A Manchester resident is challenging in court the City of Manchester’s dog ordinance which forbids pitbulls from running at large and unleashed.
Sheron McRoberts, of the 1000 block of Briarhurst Dr., alleges she has been unfairly and unconstitutionally penalized for owning two dogs, which her lawsuit refers to as “unknown mixed breed.” McRoberts filed the suit against the city of Manchester on June 22. It can be read in the PDF portion of this article.
McRoberts claims in her suit that between 2010 and 2011 she received four citations by the Manchester Police Department for failure to maintain or confine her dogs as required by the ordinance.
“...the Ordinance unfairly financially penalizes the plaintiff, charging her with having violated the dog ordinance, regardless of whether plaintiff’s dogs have harmed another person or property of another...” states the lawsuit.
Part of the Manchester city ordinance in question states that a pitbull is defined as either a Staffordshire Bull Terrier, the American Staffordshire Terrier or the American Pit Bull Terrier.
The ordinance, however, also includes dogs “which have the appearance and characteristics of being predominantly of the breeds” of the aforementioned dogs.
McRoberts said in the lawsuit that her dogs were only characterized by Manchester police as “vicious” based on their appearance, not the actual breed or behavior of the dogs.
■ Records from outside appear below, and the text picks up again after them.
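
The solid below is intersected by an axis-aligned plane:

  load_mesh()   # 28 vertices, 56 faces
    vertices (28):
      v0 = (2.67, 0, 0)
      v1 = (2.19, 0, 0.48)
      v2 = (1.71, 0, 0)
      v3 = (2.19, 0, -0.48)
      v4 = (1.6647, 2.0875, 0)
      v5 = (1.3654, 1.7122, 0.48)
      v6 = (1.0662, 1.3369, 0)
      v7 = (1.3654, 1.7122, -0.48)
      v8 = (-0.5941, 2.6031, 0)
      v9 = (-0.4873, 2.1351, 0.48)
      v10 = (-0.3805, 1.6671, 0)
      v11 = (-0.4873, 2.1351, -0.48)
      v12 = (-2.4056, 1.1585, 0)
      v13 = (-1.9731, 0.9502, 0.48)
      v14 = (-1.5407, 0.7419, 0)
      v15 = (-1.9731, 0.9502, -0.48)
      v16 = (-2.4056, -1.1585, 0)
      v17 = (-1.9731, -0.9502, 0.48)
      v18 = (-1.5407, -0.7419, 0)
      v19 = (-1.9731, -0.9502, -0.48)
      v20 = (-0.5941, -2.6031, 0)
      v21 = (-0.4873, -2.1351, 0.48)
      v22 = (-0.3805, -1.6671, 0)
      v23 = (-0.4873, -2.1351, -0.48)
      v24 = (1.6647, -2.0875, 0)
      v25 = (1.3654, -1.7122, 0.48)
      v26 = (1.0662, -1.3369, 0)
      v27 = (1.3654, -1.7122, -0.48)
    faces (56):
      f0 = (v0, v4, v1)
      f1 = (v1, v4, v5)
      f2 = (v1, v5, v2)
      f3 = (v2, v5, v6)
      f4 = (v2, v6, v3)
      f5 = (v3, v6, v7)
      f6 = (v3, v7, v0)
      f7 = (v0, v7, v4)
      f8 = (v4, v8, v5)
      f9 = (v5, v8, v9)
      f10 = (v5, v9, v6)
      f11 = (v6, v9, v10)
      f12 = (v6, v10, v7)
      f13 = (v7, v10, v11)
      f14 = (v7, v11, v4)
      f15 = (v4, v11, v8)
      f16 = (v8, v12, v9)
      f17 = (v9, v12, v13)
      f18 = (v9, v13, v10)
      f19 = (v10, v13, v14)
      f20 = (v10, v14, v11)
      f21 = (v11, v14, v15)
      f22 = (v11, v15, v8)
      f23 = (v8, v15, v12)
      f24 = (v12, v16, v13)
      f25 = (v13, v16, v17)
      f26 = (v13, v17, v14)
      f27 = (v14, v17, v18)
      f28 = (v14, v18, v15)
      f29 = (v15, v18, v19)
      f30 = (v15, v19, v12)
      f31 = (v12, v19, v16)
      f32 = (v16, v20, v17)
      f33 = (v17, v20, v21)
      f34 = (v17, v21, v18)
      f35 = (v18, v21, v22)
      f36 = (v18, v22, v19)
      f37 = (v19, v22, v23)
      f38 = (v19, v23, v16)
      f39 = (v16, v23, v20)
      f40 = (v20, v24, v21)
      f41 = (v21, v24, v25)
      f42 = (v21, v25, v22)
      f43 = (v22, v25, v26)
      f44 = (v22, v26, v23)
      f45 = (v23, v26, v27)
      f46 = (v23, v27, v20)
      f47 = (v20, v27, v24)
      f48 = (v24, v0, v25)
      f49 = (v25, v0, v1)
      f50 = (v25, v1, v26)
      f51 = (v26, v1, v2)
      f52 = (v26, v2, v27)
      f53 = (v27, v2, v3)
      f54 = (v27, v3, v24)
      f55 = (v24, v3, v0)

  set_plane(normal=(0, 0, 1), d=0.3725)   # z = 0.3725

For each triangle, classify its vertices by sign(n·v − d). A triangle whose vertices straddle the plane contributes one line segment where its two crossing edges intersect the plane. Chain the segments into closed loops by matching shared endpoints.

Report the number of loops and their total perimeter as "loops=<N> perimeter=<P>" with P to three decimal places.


loops=2 perimeter=26.606

Straddling triangles (28 of 56):
  (v0,v4,v1) [--+] → (2.07235, 0.467513, 0.3725)–(2.2975, 0, 0.3725)  len=0.5189
  (v1,v4,v5) [+-+] → (2.07235, 0.467513, 0.3725)–(1.43243, 1.79625, 0.3725)  len=1.4748
  (v1,v5,v2) [++-] → (1.44258, 1.32874, 0.3725)–(2.0825, 0, 0.3725)  len=1.4748
  (v2,v5,v6) [-+-] → (1.44258, 1.32874, 0.3725)–(1.29839, 1.62815, 0.3725)  len=0.3323
  (v4,v8,v5) [--+] → (0.926554, 1.91172, 0.3725)–(1.43243, 1.79625, 0.3725)  len=0.5189
  (v5,v8,v9) [+-+] → (0.926554, 1.91172, 0.3725)–(-0.511219, 2.23991, 0.3725)  len=1.4748
  (v5,v9,v6) [++-] → (-0.139381, 1.95634, 0.3725)–(1.29839, 1.62815, 0.3725)  len=1.4748
  (v6,v9,v10) [-+-] → (-0.139381, 1.95634, 0.3725)–(-0.463381, 2.03029, 0.3725)  len=0.3323
  (v8,v12,v9) [--+] → (-0.916919, 1.91638, 0.3725)–(-0.511219, 2.23991, 0.3725)  len=0.5189
  (v9,v12,v13) [+-+] → (-0.916919, 1.91638, 0.3725)–(-2.06996, 0.996851, 0.3725)  len=1.4748
  (v9,v13,v10) [++-] → (-1.61642, 1.11076, 0.3725)–(-0.463381, 2.03029, 0.3725)  len=1.4748
  (v10,v13,v14) [-+-] → (-1.61642, 1.11076, 0.3725)–(-1.87626, 0.903549, 0.3725)  len=0.3323
  (v12,v16,v13) [--+] → (-2.06996, 0.477939, 0.3725)–(-2.06996, 0.996851, 0.3725)  len=0.5189
  (v13,v16,v17) [+-+] → (-2.06996, 0.477939, 0.3725)–(-2.06996, -0.996851, 0.3725)  len=1.4748
  (v13,v17,v14) [++-] → (-1.87626, -0.57124, 0.3725)–(-1.87626, 0.903549, 0.3725)  len=1.4748
  (v14,v17,v18) [-+-] → (-1.87626, -0.57124, 0.3725)–(-1.87626, -0.903549, 0.3725)  len=0.3323
  (v16,v20,v17) [--+] → (-1.66426, -1.32038, 0.3725)–(-2.06996, -0.996851, 0.3725)  len=0.5189
  (v17,v20,v21) [+-+] → (-1.66426, -1.32038, 0.3725)–(-0.511219, -2.23991, 0.3725)  len=1.4748
  (v17,v21,v18) [++-] → (-0.723218, -1.82308, 0.3725)–(-1.87626, -0.903549, 0.3725)  len=1.4748
  (v18,v21,v22) [-+-] → (-0.723218, -1.82308, 0.3725)–(-0.463381, -2.03029, 0.3725)  len=0.3323
  (v20,v24,v21) [--+] → (-0.00534167, -2.12444, 0.3725)–(-0.511219, -2.23991, 0.3725)  len=0.5189
  (v21,v24,v25) [+-+] → (-0.00534167, -2.12444, 0.3725)–(1.43243, -1.79625, 0.3725)  len=1.4748
  (v21,v25,v22) [++-] → (0.974391, -1.7021, 0.3725)–(-0.463381, -2.03029, 0.3725)  len=1.4748
  (v22,v25,v26) [-+-] → (0.974391, -1.7021, 0.3725)–(1.29839, -1.62815, 0.3725)  len=0.3323
  (v24,v0,v25) [--+] → (1.65758, -1.32874, 0.3725)–(1.43243, -1.79625, 0.3725)  len=0.5189
  (v25,v0,v1) [+-+] → (1.65758, -1.32874, 0.3725)–(2.2975, 0, 0.3725)  len=1.4748
  (v25,v1,v26) [++-] → (1.93832, -0.29941, 0.3725)–(1.29839, -1.62815, 0.3725)  len=1.4748
  (v26,v1,v2) [-+-] → (1.93832, -0.29941, 0.3725)–(2.0825, 0, 0.3725)  len=0.3323

Chained into 2 loop(s):
  loop 1: 14 segments, perimeter = 13.9558
  loop 2: 14 segments, perimeter = 12.6498
Total perimeter = 26.606


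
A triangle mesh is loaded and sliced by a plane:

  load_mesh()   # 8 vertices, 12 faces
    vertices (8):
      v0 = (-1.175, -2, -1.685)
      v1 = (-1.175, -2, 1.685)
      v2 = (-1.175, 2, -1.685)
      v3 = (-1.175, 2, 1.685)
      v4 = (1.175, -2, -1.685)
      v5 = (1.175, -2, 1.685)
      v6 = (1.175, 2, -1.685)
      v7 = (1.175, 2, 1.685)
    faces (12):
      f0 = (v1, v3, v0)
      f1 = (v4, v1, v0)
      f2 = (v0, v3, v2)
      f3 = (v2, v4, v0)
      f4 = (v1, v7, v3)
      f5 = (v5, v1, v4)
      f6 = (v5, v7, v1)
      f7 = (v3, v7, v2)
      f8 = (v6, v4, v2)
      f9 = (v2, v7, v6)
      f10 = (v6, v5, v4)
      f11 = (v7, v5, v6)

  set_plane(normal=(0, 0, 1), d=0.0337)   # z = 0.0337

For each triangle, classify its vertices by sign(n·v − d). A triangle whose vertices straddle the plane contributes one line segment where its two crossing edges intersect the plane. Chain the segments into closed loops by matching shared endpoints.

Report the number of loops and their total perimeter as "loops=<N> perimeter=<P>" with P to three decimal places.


Straddling triangles (8 of 12):
  (v1,v3,v0) [++-] → (-1.175, 0.04, 0.0337)–(-1.175, -2, 0.0337)  len=2.0400
  (v4,v1,v0) [-+-] → (-0.0235, -2, 0.0337)–(-1.175, -2, 0.0337)  len=1.1515
  (v0,v3,v2) [-+-] → (-1.175, 0.04, 0.0337)–(-1.175, 2, 0.0337)  len=1.9600
  (v5,v1,v4) [++-] → (-0.0235, -2, 0.0337)–(1.175, -2, 0.0337)  len=1.1985
  (v3,v7,v2) [++-] → (0.0235, 2, 0.0337)–(-1.175, 2, 0.0337)  len=1.1985
  (v2,v7,v6) [-+-] → (0.0235, 2, 0.0337)–(1.175, 2, 0.0337)  len=1.1515
  (v6,v5,v4) [-+-] → (1.175, -0.04, 0.0337)–(1.175, -2, 0.0337)  len=1.9600
  (v7,v5,v6) [++-] → (1.175, -0.04, 0.0337)–(1.175, 2, 0.0337)  len=2.0400

Chained into 1 loop(s):
  loop 1: 8 segments, perimeter = 12.7000
Total perimeter = 12.700

loops=1 perimeter=12.700


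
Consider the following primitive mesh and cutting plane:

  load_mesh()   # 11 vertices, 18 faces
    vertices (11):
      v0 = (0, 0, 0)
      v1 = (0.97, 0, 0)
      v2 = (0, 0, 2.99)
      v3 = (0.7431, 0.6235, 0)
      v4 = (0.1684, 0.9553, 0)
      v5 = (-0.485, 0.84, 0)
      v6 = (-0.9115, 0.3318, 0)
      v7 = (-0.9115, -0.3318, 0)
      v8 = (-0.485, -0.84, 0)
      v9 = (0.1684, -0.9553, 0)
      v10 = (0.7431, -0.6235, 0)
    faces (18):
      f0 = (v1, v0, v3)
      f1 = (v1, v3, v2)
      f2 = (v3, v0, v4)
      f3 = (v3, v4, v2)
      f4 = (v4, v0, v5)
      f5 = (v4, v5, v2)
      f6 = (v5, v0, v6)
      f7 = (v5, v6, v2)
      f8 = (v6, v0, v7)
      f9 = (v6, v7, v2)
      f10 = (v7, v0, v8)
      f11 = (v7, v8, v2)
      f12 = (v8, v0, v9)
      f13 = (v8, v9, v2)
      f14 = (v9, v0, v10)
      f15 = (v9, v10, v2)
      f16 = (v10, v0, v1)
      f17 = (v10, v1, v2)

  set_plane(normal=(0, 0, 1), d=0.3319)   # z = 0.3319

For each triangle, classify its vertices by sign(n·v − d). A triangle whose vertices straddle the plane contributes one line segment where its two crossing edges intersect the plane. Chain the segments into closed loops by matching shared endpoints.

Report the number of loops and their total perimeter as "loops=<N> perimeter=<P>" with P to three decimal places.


Straddling triangles (9 of 18):
  (v1,v3,v2) [--+] → (0.660613, 0.554289, 0.3319)–(0.862327, 0, 0.3319)  len=0.5899
  (v3,v4,v2) [--+] → (0.149707, 0.849259, 0.3319)–(0.660613, 0.554289, 0.3319)  len=0.5899
  (v4,v5,v2) [--+] → (-0.431163, 0.746757, 0.3319)–(0.149707, 0.849259, 0.3319)  len=0.5898
  (v5,v6,v2) [--+] → (-0.81032, 0.294969, 0.3319)–(-0.431163, 0.746757, 0.3319)  len=0.5898
  (v6,v7,v2) [--+] → (-0.81032, -0.294969, 0.3319)–(-0.81032, 0.294969, 0.3319)  len=0.5899
  (v7,v8,v2) [--+] → (-0.431163, -0.746757, 0.3319)–(-0.81032, -0.294969, 0.3319)  len=0.5898
  (v8,v9,v2) [--+] → (0.149707, -0.849259, 0.3319)–(-0.431163, -0.746757, 0.3319)  len=0.5898
  (v9,v10,v2) [--+] → (0.660613, -0.554289, 0.3319)–(0.149707, -0.849259, 0.3319)  len=0.5899
  (v10,v1,v2) [--+] → (0.862327, 0, 0.3319)–(0.660613, -0.554289, 0.3319)  len=0.5899

Chained into 1 loop(s):
  loop 1: 9 segments, perimeter = 5.3088
Total perimeter = 5.309

loops=1 perimeter=5.309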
The lawsuit states that appearance is subjective and open to interpretation, which gives Manchester too much discretion over what constitutes a vicious dog.
“...and thus violates the plaintiff’s constitutional rights (of due process),” the lawsuit states.
According to the Manchester dog ordinance, a "vicious dog" cannot run around loose, even in the backyard. It has to be on a leash no longer than four feet and must be muzzled.
According to the lawsuit, the dog ordinance is vague and ambiguous because it lacks a criteria for finding out if a dog is of one of the three breeds addressed in the ordinance.
McRoberts seeks for the court to declare Manchester’s ordinance unconstitutional and to be refunded for expenditures relating to this lawsuit.
The City of Manchester declined to comment on the pending lawsuit, but Manchester City Attorney Patrick Gunn said at a recent board of aldermen meeting that McRoberts is challenging the city's "vigorously" enforced dog ordinance. Gunn also said he believes she owns pitbulls.
Sheron McRoberts' attorney was not available for comment when contacted by Patch.
In a similar case in Town and Country, a woman is also complaining about Town and Country's dog ordinance, which defines a pitbull as a vicious dog and places additional restrictions on it because of the "vicious" label. Town and Country residents Dr. Kenneth Bentley and his wife Kathleen, own a dog that resembles a pitbull, but they say they don't know its breed.
Rather than suing the city, however, they are asking their aldermen to modify the ordinance.
A revised ordinance could be adopted at Monday's Town and Country's board of alderman meeting.